How to Organize Plugin Categories in the OpenAI Plugins Manifest

Set the category field inside the interface object of your plugin.json manifest to a title-cased string from the established taxonomy—such as "Productivity" or "Developer Tools"—to control how your plugin appears in the Codex UI catalog.

Organizing plugin categories in the manifest ensures your OpenAI plugin surfaces correctly in the Codex catalog. In the openai/plugins repository, every plugin defines its classification through a single metadata field located in the *.codex-plugin/plugin.json file. This field determines how users filter and discover tools in the plugin marketplace.

Where the Category Field Lives

The category property is nested inside the interface object of the manifest.

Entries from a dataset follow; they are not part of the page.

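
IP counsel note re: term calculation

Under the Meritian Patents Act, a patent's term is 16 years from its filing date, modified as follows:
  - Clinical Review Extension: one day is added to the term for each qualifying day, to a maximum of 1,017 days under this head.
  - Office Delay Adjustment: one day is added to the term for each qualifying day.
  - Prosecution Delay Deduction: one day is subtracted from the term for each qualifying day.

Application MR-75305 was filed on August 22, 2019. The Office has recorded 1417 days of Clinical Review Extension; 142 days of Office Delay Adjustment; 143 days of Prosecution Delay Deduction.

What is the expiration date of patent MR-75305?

June 3, 2038

Base term: filing date + 16 years → 22 August 2035.
Clinical Review Extension: 1417 days claimed exceeds the 1017-day cap, so +1017 days → 4 June 2038.
Office Delay Adjustment: +142 days → 24 October 2038.
Prosecution Delay Deduction: −143 days → 3 June 2038.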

According to the source code structure in openai/plugins, each plugin directory contains a hidden .codex-plugin folder housing the plugin.json configuration.

{
  "interface": {
    "displayName": "Zoom",
    "category": "Productivity",
    "shortDescription": "Video conferencing",
    "longDescription": "...",
    "developerName": "Zoom"
  }
}

The value must be a single string; arrays or multiple categories are not supported by the schema.

Established Category Taxonomy

The repository maintains a controlled vocabulary to ensure consistent grouping in the UI. Choose from the following title-cased categories based on your plugin's primary function:

  • Productivity – Office automation, calendars, and communication (e.g., Zoom, Slack)
  • Developer Tools – Code generation, debugging, and CI/CD pipelines (e.g., Sentry)
  • Research – Scientific data, analysis pipelines, and academic APIs (e.g., Zotero)
  • Design – Visual assets, image libraries, and creative utilities (e.g., Shutterstock)
  • Corporate Finance – Accounting, invoicing, and financial tracking (e.g., QuickBooks)
  • Engineering, Lifestyle, and Creative Production

Guidelines for Selection

  • Match the core use case: Select the category that reflects the most common user scenario, even if the plugin spans multiple domains.
  • Use title case: Capitalize the first letter of each word (e.g., "Developer Tools" not "developer tools").
  • Avoid special characters: Stick to alphanumeric characters and spaces where appropriate, following the existing taxonomy format.
  • Consult maintainers before adding new categories: The taxonomy is intentionally limited; propose additions through the repository's issue tracker.

How to Organize Plugin Categories in the Manifest

Update your plugin classification by editing the manifest file directly:

  1. Open the manifest located at plugins/{your-plugin}/.codex-plugin/plugin.json.
  2. Set the interface.category value to the appropriate title-cased string from the taxonomy.
  3. Validate against the schema using the test fixtures in plugins/plugin-eval/fixtures/ to ensure compliance.
  4. Commit the change with a descriptive message, such as fix: set category to "Research".

When moving or renaming a plugin, update the category field immediately to prevent the UI from displaying stale metadata.

Real-World Examples from the Repository

These actual implementations in openai/plugins demonstrate correct category organization:

Summary

  • Organize plugin categories in the manifest by setting the interface.category field in plugins/{name}/.codex-plugin/plugin.json.
  • Use title-cased strings from the established taxonomy (e.g., "Productivity", "Developer Tools").
  • The schema supports only a single category per plugin; choose the primary use case when domains overlap.
  • Validate changes using fixtures in plugins/plugin-eval/fixtures/ before submitting pull requests.
  • Update the manifest directly when refactoring plugins to keep the Codex catalog and documentation synchronized.

Frequently Asked Questions

Can I assign multiple categories to a single plugin?

No. The manifest schema only accepts a single string for the category field. If your plugin spans multiple domains, select the category that best represents the most common user scenario according to the openai/plugins source code.

What happens if I use a category not in the established taxonomy?

The Codex UI may fail to surface your plugin correctly or filter it alongside unrelated tools. New categories should be proposed to the maintainers before being added to the manifest to ensure consistency across the ecosystem.

Is the category field case-sensitive?

While JSON strings are technically case-sensitive, the repository convention requires title case (e.g., "Developer Tools" not "developer tools"). Consistent formatting ensures proper catalog filtering and grouping in the Codex interface.

Where can I find examples of valid manifest files?

Reference the test fixtures located in plugins/plugin-eval/fixtures/ or examine existing production plugins such as plugins/zoom/.codex-plugin/plugin.json to see how established categories are implemented in valid manifests.